Alles war indessen am Ende in Ordnung gebracht, und am Morgen des 5. März traten wir unseren Zug nach dem Palaste an. Der Weg durch die Straßen betrug etwa drei Viertelmeilen. Sie sowohl wie die Fenster und Dächer der Häuser wimmelten von Zuschauern. Endlich erreichten wir einen freien Raum unter dem Palast oder der Burg, wo sich der König aufhält; er war mit Leuten angefüllt, welche die Seite des Hügels bedeckten, worauf das Schloß steht, gleichsam wie die Zuschauer in einem Theater. Als wir das Tor erreichten, wo das königliche Musikkorps spielte, mußten wir den größeren Teil unserer Begleiter zurücklassen, auch ward verlangt, daß unsere Trommeln und Trompeten aufhören sollten. Einige Zeit, nachdem wir durch den Torweg gegangen waren, stiegen wir ab, und nachdem wir etwa hundert Ellen zurückgelegt hatten, gingen wir eine Treppe hinauf und traten in ein langes, schmales Zimmer, wo etwa hundert Personen in großer Ordnung längs den Wänden saßen; es hieß Kischik Kaneh oder Wachzimmer; es war nie schön gewesen und jetzt verfallen.
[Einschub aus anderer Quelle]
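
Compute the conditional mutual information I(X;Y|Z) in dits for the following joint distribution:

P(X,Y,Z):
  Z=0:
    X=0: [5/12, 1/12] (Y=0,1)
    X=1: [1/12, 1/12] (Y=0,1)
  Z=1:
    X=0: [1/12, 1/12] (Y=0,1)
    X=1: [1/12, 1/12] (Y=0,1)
0.0148 dits

Conditional mutual information: I(X;Y|Z) = H(X|Z) + H(Y|Z) - H(X,Y|Z)

H(Z) = 0.2764
H(X,Z) = 0.5396 → H(X|Z) = 0.2632
H(Y,Z) = 0.5396 → H(Y|Z) = 0.2632
H(X,Y,Z) = 0.7879 → H(X,Y|Z) = 0.5115

I(X;Y|Z) = 0.2632 + 0.2632 - 0.5115 = 0.0148 dits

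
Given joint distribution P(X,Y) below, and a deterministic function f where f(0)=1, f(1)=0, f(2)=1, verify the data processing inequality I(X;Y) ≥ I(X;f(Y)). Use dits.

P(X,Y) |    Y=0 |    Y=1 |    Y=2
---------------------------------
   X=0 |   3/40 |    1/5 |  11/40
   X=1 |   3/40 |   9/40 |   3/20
I(X;Y) = 0.0062, I(X;f(Y)) = 0.0041, inequality holds: 0.0062 ≥ 0.0041

Data Processing Inequality: For any Markov chain X → Y → Z, we have I(X;Y) ≥ I(X;Z).

Here Z = f(Y) is a deterministic function of Y, forming X → Y → Z.

Original I(X;Y) = 0.0062 dits

After applying f:
P(X,Z) where Z=f(Y):
- P(X,Z=0) = P(X,Y=1)
- P(X,Z=1) = P(X,Y=0) + P(X,Y=2)

I(X;Z) = I(X;f(Y)) = 0.0041 dits

Verification: 0.0062 ≥ 0.0041 ✓

Information cannot be created by processing; the function f can only lose information about X.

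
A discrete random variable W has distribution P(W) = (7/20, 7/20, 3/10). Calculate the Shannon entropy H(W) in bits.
1.5813 bits

Shannon entropy is H(X) = -Σ p(x) log p(x).

For P = (7/20, 7/20, 3/10):
H = -7/20 × log_2(7/20) -7/20 × log_2(7/20) -3/10 × log_2(3/10)
H = 1.5813 bits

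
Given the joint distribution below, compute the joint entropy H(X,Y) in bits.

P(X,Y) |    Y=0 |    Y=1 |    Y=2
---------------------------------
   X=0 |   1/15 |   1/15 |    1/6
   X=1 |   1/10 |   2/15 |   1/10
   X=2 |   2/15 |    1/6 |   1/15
3.0826 bits

Joint entropy is H(X,Y) = -Σ_{x,y} p(x,y) log p(x,y).

Summing over all non-zero entries:
H(X,Y) = -[1/15·log_2(1/15) + 1/15·log_2(1/15) + 1/6·log_2(1/6) + 1/10·log_2(1/10) + 2/15·log_2(2/15) + 1/10·log_2(1/10) + 2/15·log_2(2/15) + 1/6·log_2(1/6) + 1/15·log_2(1/15)]
H(X,Y) = 3.0826 bits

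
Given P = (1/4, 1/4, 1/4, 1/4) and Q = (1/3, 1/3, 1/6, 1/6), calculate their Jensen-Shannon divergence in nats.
0.0144 nats

Jensen-Shannon divergence is:
JSD(P||Q) = 0.5 × D_KL(P||M) + 0.5 × D_KL(Q||M)
where M = 0.5 × (P + Q) is the mixture distribution.

M = 0.5 × (1/4, 1/4, 1/4, 1/4) + 0.5 × (1/3, 1/3, 1/6, 1/6) = (7/24, 7/24, 5/24, 5/24)

D_KL(P||M) = 0.0141 nats
D_KL(Q||M) = 0.0146 nats

JSD(P||Q) = 0.5 × 0.0141 + 0.5 × 0.0146 = 0.0144 nats

Unlike KL divergence, JSD is symmetric and bounded: 0 ≤ JSD ≤ log(2).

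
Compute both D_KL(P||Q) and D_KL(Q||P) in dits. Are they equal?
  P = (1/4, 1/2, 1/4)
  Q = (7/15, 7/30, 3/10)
D_KL(P||Q) = 0.0779, D_KL(Q||P) = 0.0730

KL divergence is not symmetric: D_KL(P||Q) ≠ D_KL(Q||P) in general.

D_KL(P||Q) = 0.0779 dits
D_KL(Q||P) = 0.0730 dits

No, they are not equal!

This asymmetry is why KL divergence is not a true distance metric.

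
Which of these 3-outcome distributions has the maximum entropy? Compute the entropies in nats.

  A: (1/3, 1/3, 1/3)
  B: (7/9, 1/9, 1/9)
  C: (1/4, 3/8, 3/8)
A

For a discrete distribution over n outcomes, entropy is maximized by the uniform distribution.

Computing entropies:
H(A) = 1.0986 nats
H(B) = 0.6837 nats
H(C) = 1.0822 nats

The uniform distribution (where all probabilities equal 1/3) achieves the maximum entropy of log_e(3) = 1.0986 nats.

Distribution A has the highest entropy.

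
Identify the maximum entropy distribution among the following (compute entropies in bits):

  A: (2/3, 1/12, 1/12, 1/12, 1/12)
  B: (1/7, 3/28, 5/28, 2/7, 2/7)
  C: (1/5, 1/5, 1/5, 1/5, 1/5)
C

For a discrete distribution over n outcomes, entropy is maximized by the uniform distribution.

Computing entropies:
H(A) = 1.5850 bits
H(B) = 2.2229 bits
H(C) = 2.3219 bits

The uniform distribution (where all probabilities equal 1/5) achieves the maximum entropy of log_2(5) = 2.3219 bits.

Distribution C has the highest entropy.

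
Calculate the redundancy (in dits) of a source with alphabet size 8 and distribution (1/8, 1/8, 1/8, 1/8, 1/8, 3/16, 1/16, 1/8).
0.0142 dits

Redundancy measures how far a source is from maximum entropy:
R = H_max - H(X)

Maximum entropy for 8 symbols: H_max = log_10(8) = 0.9031 dits
Actual entropy: H(X) = 0.8889 dits
Redundancy: R = 0.9031 - 0.8889 = 0.0142 dits

This redundancy represents potential for compression: the source could be compressed by 0.0142 dits per symbol.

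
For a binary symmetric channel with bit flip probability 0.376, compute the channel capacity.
0.0448 bits

For a binary symmetric channel (BSC) with error probability p:
Capacity C = 1 - H(p) bits per symbol

where H(p) = -p log₂(p) - (1-p) log₂(1-p) is the binary entropy function.

H(0.376) = 0.9552 bits
C = 1 - 0.9552 = 0.0448 bits per symbol

This means we can reliably transmit up to 0.0448 bits of information per channel use.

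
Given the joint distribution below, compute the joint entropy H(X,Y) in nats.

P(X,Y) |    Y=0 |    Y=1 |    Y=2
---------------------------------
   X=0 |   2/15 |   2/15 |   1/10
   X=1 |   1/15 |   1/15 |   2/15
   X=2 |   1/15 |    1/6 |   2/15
2.1451 nats

Joint entropy is H(X,Y) = -Σ_{x,y} p(x,y) log p(x,y).

Summing over all non-zero entries:
H(X,Y) = -[2/15·log_e(2/15) + 2/15·log_e(2/15) + 1/10·log_e(1/10) + 1/15·log_e(1/15) + 1/15·log_e(1/15) + 2/15·log_e(2/15) + 1/15·log_e(1/15) + 1/6·log_e(1/6) + 2/15·log_e(2/15)]
H(X,Y) = 2.1451 nats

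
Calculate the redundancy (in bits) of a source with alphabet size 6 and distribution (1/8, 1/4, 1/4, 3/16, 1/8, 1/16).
0.1321 bits

Redundancy measures how far a source is from maximum entropy:
R = H_max - H(X)

Maximum entropy for 6 symbols: H_max = log_2(6) = 2.5850 bits
Actual entropy: H(X) = 2.4528 bits
Redundancy: R = 2.5850 - 2.4528 = 0.1321 bits

This redundancy represents potential for compression: the source could be compressed by 0.1321 bits per symbol.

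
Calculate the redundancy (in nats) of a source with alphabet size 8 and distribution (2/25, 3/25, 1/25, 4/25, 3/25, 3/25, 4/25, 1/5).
0.0770 nats

Redundancy measures how far a source is from maximum entropy:
R = H_max - H(X)

Maximum entropy for 8 symbols: H_max = log_e(8) = 2.0794 nats
Actual entropy: H(X) = 2.0024 nats
Redundancy: R = 2.0794 - 2.0024 = 0.0770 nats

This redundancy represents potential for compression: the source could be compressed by 0.0770 nats per symbol.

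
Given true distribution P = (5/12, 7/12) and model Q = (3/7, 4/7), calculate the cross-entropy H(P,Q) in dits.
0.2951 dits

Cross-entropy: H(P,Q) = -Σ p(x) log q(x)

Alternatively: H(P,Q) = H(P) + D_KL(P||Q)
H(P) = 0.2950 dits
D_KL(P||Q) = 0.0001 dits

H(P,Q) = 0.2950 + 0.0001 = 0.2951 dits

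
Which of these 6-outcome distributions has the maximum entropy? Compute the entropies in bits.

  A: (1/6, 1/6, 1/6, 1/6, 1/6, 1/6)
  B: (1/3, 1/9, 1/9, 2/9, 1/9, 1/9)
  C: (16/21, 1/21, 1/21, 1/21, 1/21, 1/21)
A

For a discrete distribution over n outcomes, entropy is maximized by the uniform distribution.

Computing entropies:
H(A) = 2.5850 bits
H(B) = 2.4194 bits
H(C) = 1.3447 bits

The uniform distribution (where all probabilities equal 1/6) achieves the maximum entropy of log_2(6) = 2.5850 bits.

Distribution A has the highest entropy.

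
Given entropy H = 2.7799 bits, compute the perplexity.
6.8680

Perplexity is 2^H (or exp(H) for natural log).

H = 2.7799 bits
Perplexity = 2^2.7799 = 6.8680

Interpretation: The model's uncertainty is equivalent to choosing uniformly among 6.9 options.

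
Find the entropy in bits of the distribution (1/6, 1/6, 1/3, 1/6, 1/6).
2.2516 bits

Shannon entropy is H(X) = -Σ p(x) log p(x).

For P = (1/6, 1/6, 1/3, 1/6, 1/6):
H = -1/6 × log_2(1/6) -1/6 × log_2(1/6) -1/3 × log_2(1/3) -1/6 × log_2(1/6) -1/6 × log_2(1/6)
H = 2.2516 bits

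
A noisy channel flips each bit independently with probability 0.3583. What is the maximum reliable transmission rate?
0.0587 bits

For a binary symmetric channel (BSC) with error probability p:
Capacity C = 1 - H(p) bits per symbol

where H(p) = -p log₂(p) - (1-p) log₂(1-p) is the binary entropy function.

H(0.3583) = 0.9413 bits
C = 1 - 0.9413 = 0.0587 bits per symbol

This means we can reliably transmit up to 0.0587 bits of information per channel use.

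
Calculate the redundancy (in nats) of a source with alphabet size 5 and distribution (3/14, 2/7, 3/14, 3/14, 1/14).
0.0727 nats

Redundancy measures how far a source is from maximum entropy:
R = H_max - H(X)

Maximum entropy for 5 symbols: H_max = log_e(5) = 1.6094 nats
Actual entropy: H(X) = 1.5367 nats
Redundancy: R = 1.6094 - 1.5367 = 0.0727 nats

This redundancy represents potential for compression: the source could be compressed by 0.0727 nats per symbol.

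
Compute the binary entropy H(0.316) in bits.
0.9000 bits

The binary entropy function is:
H(p) = -p log(p) - (1-p) log(1-p)

H(0.316) = -0.316 × log_2(0.316) - 0.684 × log_2(0.684)
H(0.316) = 0.9000 bits

Note: Binary entropy is maximized at p=0.5 (H=1 bit) and minimized at p=0 or p=1 (H=0).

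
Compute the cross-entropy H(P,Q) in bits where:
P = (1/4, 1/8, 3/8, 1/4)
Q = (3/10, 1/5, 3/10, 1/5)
1.9563 bits

Cross-entropy: H(P,Q) = -Σ p(x) log q(x)

Alternatively: H(P,Q) = H(P) + D_KL(P||Q)
H(P) = 1.9056 bits
D_KL(P||Q) = 0.0507 bits

H(P,Q) = 1.9056 + 0.0507 = 1.9563 bits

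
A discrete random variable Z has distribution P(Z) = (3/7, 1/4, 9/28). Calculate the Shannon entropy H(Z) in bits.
1.5502 bits

Shannon entropy is H(X) = -Σ p(x) log p(x).

For P = (3/7, 1/4, 9/28):
H = -3/7 × log_2(3/7) -1/4 × log_2(1/4) -9/28 × log_2(9/28)
H = 1.5502 bits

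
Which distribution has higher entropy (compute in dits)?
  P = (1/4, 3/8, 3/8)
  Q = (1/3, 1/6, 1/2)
P

Computing entropies in dits:
H(P) = 0.4700
H(Q) = 0.4392

Distribution P has higher entropy.

Intuition: The distribution closer to uniform (more spread out) has higher entropy.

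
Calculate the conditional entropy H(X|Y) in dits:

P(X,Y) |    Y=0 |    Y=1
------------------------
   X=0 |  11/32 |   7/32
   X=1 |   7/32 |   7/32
0.2949 dits

Using the chain rule: H(X|Y) = H(X,Y) - H(Y)

First, compute H(X,Y) = 0.5926 dits

Marginal P(Y) = (9/16, 7/16)
H(Y) = 0.2976 dits

H(X|Y) = H(X,Y) - H(Y) = 0.5926 - 0.2976 = 0.2949 dits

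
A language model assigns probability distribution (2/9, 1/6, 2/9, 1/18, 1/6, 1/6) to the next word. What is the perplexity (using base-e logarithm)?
5.6122

Perplexity is e^H (or exp(H) for natural log).

First, H = -Σ p log p = 1.7249 nats
Perplexity = e^1.7249 = 5.6122

Interpretation: The model's uncertainty is equivalent to choosing uniformly among 5.6 options.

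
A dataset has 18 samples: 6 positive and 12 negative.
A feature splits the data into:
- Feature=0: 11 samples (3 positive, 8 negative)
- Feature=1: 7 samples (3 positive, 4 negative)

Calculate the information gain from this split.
0.0185 bits

Information Gain = H(Y) - H(Y|Feature)

Before split:
P(positive) = 6/18 = 0.3333
H(Y) = 0.9183 bits

After split:
Feature=0: H = 0.8454 bits (weight = 11/18)
Feature=1: H = 0.9852 bits (weight = 7/18)
H(Y|Feature) = (11/18)×0.8454 + (7/18)×0.9852 = 0.8997 bits

Information Gain = 0.9183 - 0.8997 = 0.0185 bits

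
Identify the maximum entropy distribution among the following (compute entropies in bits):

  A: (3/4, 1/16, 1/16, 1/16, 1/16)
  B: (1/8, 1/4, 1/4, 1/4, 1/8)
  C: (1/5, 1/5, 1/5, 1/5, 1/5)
C

For a discrete distribution over n outcomes, entropy is maximized by the uniform distribution.

Computing entropies:
H(A) = 1.3113 bits
H(B) = 2.2500 bits
H(C) = 2.3219 bits

The uniform distribution (where all probabilities equal 1/5) achieves the maximum entropy of log_2(5) = 2.3219 bits.

Distribution C has the highest entropy.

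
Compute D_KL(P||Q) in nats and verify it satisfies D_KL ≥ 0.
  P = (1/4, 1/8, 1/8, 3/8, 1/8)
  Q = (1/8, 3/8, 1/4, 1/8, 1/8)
0.3613 nats

KL divergence satisfies the Gibbs inequality: D_KL(P||Q) ≥ 0 for all distributions P, Q.

D_KL(P||Q) = Σ p(x) log(p(x)/q(x))
Term by term:
  x=0: 1/4 × log_e[(1/4)/(1/8)] = 0.1733
  x=1: 1/8 × log_e[(1/8)/(3/8)] = -0.1373
  x=2: 1/8 × log_e[(1/8)/(1/4)] = -0.0866
  x=3: 3/8 × log_e[(3/8)/(1/8)] = 0.4120
  x=4: 1/8 × log_e[(1/8)/(1/8)] = 0.0000
D_KL(P||Q) = 0.3613 nats

D_KL(P||Q) = 0.3613 ≥ 0 ✓

This non-negativity is a fundamental property: relative entropy cannot be negative because it measures how different Q is from P.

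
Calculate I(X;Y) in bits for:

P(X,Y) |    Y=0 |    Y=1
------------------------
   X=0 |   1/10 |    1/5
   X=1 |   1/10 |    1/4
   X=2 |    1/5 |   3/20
0.0485 bits

Mutual information: I(X;Y) = H(X) + H(Y) - H(X,Y)

Marginals:
P(X) = (3/10, 7/20, 7/20), H(X) = 1.5813 bits
P(Y) = (2/5, 3/5), H(Y) = 0.9710 bits

Joint entropy: H(X,Y) = 2.5037 bits

I(X;Y) = 1.5813 + 0.9710 - 2.5037 = 0.0485 bits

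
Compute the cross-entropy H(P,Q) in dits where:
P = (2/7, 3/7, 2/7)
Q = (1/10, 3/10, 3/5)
0.5732 dits

Cross-entropy: H(P,Q) = -Σ p(x) log q(x)

Alternatively: H(P,Q) = H(P) + D_KL(P||Q)
H(P) = 0.4686 dits
D_KL(P||Q) = 0.1046 dits

H(P,Q) = 0.4686 + 0.1046 = 0.5732 dits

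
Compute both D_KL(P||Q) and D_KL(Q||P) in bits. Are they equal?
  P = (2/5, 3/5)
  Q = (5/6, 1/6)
D_KL(P||Q) = 0.6852, D_KL(Q||P) = 0.5744

KL divergence is not symmetric: D_KL(P||Q) ≠ D_KL(Q||P) in general.

D_KL(P||Q) = 0.6852 bits
D_KL(Q||P) = 0.5744 bits

No, they are not equal!

This asymmetry is why KL divergence is not a true distance metric.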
Wir wurden nach dem Ende des Zimmer geführt; einige reich gekleidete Männer erhoben sich, als wir uns nahten, es empfing uns eine schöne und anständige Person, wie ich nachher erfuhr, der Imam des Königs oder der Vorsteher der Geistlichkeit. Er verbeugte sich, als ich herankam, nahm meine Hände zwischen die seinigen, und ließ mich neben sich setzen; hierauf hieß er mich willkommen und tat die gewöhnlichen Fragen. Mir gegenüber waren viele von den ersten Herren des Hofes; einige hatten Mützen, die mit Edelsteinen und Federn verziert waren, weiter nach unten befanden sich viele Perser und Duhraner, und noch tiefer unten einige Oberhäupter von den Gebirgsstämmen in der Nähe von Peschawar; ganz am Ende standen verschiedene Leute in den sonderbaren, phantastischen Mützen, wodurch die häusliche Dienerschaft sich unterscheidet; sie sind gewöhnlich rot oder schwarz, aber ihre Mannigfaltigkeit und wunderlichen Gestalten machen jede Beschreibung unmöglich; es verrät sich wenig Geschmack dabei, und sie machen keine gute Wirkung.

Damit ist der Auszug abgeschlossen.